She was born in the West of Ireland in 1963.
I was a month overdue and I often wonder what my life would have been like if I'd been born on time and been a dynamic, sunny Leo, instead of a perfectionist Virgo; it was a hard lesson to learn and since then I’ve always been very punctual.
She was brought up in
Dublin, and then she spent her twenties in London.
When I left school I went to college, got a law degree, then put it to good use by going to London and getting a job as a waitress. Eventually I upped and got respectable and got a job in an accounts office, where I worked (I use the term oh-so-loosely) for a long, long, long time. I thought I'd be there forever, that I'd end up as a grumpy old woman with forty cats and that small boys would throw stones at me. What I certainly had no notion of doing was becoming a writer.
During her twenties her
life-long low self esteem gradually mutated into a drinking problem.
By the time I was thirty it had all come to a terrible head and, after a suicide attempt, I was lucky enough to get into rehab. (Mind you I didn’t feel lucky at the time! I thought my life was over.) However, I’ve been one of the fortunate ones and I’ve stayed sober and – more importantly – happy about it, ever since.
She started writing in 1993 and her first book Watermelon was published in Ireland in 1995.

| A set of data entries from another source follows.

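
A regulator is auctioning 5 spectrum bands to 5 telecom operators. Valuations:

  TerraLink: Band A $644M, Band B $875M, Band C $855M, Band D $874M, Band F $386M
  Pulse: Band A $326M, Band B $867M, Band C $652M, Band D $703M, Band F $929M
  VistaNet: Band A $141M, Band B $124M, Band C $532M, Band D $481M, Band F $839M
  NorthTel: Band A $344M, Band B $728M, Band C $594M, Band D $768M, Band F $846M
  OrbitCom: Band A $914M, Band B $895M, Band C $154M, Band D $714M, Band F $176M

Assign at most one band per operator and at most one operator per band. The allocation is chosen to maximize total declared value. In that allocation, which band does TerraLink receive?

Optimal: TerraLink→Band C ($855M), Pulse→Band B ($867M), VistaNet→Band F ($839M), NorthTel→Band D ($768M), OrbitCom→Band A ($914M) — total 855+867+839+768+914 = $4243M.
Row-greedy (each operator in turn takes its best remaining band) gives $4018M, worse by 225.
TerraLink's own top band is Band B ($875M), but forcing TerraLink→Band B and reassigning the rest optimally gives only $4048M — worse by 195.

TerraLink receives Band C.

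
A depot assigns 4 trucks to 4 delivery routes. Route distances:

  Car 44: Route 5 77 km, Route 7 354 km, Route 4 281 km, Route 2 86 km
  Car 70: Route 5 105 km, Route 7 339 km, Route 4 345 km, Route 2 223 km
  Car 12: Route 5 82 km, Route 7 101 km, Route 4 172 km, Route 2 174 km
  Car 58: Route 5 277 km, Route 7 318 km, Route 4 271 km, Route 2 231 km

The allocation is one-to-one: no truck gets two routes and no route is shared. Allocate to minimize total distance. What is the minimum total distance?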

I began writing short stories four months before I finally stopped drinking, and after I came out of rehab I decided to send them off to a publisher. So that they'd take me seriously, I enclosed a letter saying I'd written part of a novel. Which I hadn't. I had no intention of so doing, either - I was much more into the instant gratification of short stories. But they wrote back and said, send the novel, and for once in my self-destructive life I didn't shoot myself in the foot. I wrote four chapters of my first novel Watermelon in a week, and was offered a three-book contract on the strength of it.
Since then she has become a publishing phenomenon. Over twenty-three million copies of her nine novels have been sold worldwide.

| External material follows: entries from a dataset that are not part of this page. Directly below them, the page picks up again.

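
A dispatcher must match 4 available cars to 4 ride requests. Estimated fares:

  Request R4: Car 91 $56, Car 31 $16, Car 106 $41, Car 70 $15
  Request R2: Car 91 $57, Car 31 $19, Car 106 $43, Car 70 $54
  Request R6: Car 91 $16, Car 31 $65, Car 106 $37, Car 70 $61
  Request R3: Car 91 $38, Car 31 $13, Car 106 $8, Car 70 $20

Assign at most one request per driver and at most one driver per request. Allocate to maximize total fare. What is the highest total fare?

Treat this as an assignment problem: match each driver to one request.
Optimal: Car 91→Request R3 ($38), Car 31→Request R6 ($65), Car 106→Request R4 ($41), Car 70→Request R2 ($54) — total 38+65+41+54 = $198.
Max-entry greedy (repeatedly take the single best remaining cell) gives $183, worse by 15.
Next-best assignment: Car 91→Request R4, Car 31→Request R6, Car 106→Request R2, Car 70→Request R3 = $184.
Checked against all permutations: $198 is optimal.

Maximum total: $198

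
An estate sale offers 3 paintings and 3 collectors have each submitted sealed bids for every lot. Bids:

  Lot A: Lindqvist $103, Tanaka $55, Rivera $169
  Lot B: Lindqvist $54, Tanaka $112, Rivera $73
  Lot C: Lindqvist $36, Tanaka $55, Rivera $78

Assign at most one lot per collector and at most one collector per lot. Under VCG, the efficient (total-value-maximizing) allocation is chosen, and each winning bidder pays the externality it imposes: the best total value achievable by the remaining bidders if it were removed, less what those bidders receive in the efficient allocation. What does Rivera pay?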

In November 1996 I was finally able to give up my day job and become - allegedly anyway - a full time writer. Except that almost from the moment all my time was free to write with, I began to try and distract myself and do anything but write. I'm up and down the stairs, checking to see if the mail has come. (Even after it already has.) I pray for the phone to ring, I make appointments for root-canal treatment and toy with the notion of scrubbing the kitchen floor. Anything other than switch on the computer. Of course, once I start it's not so bad, I always find.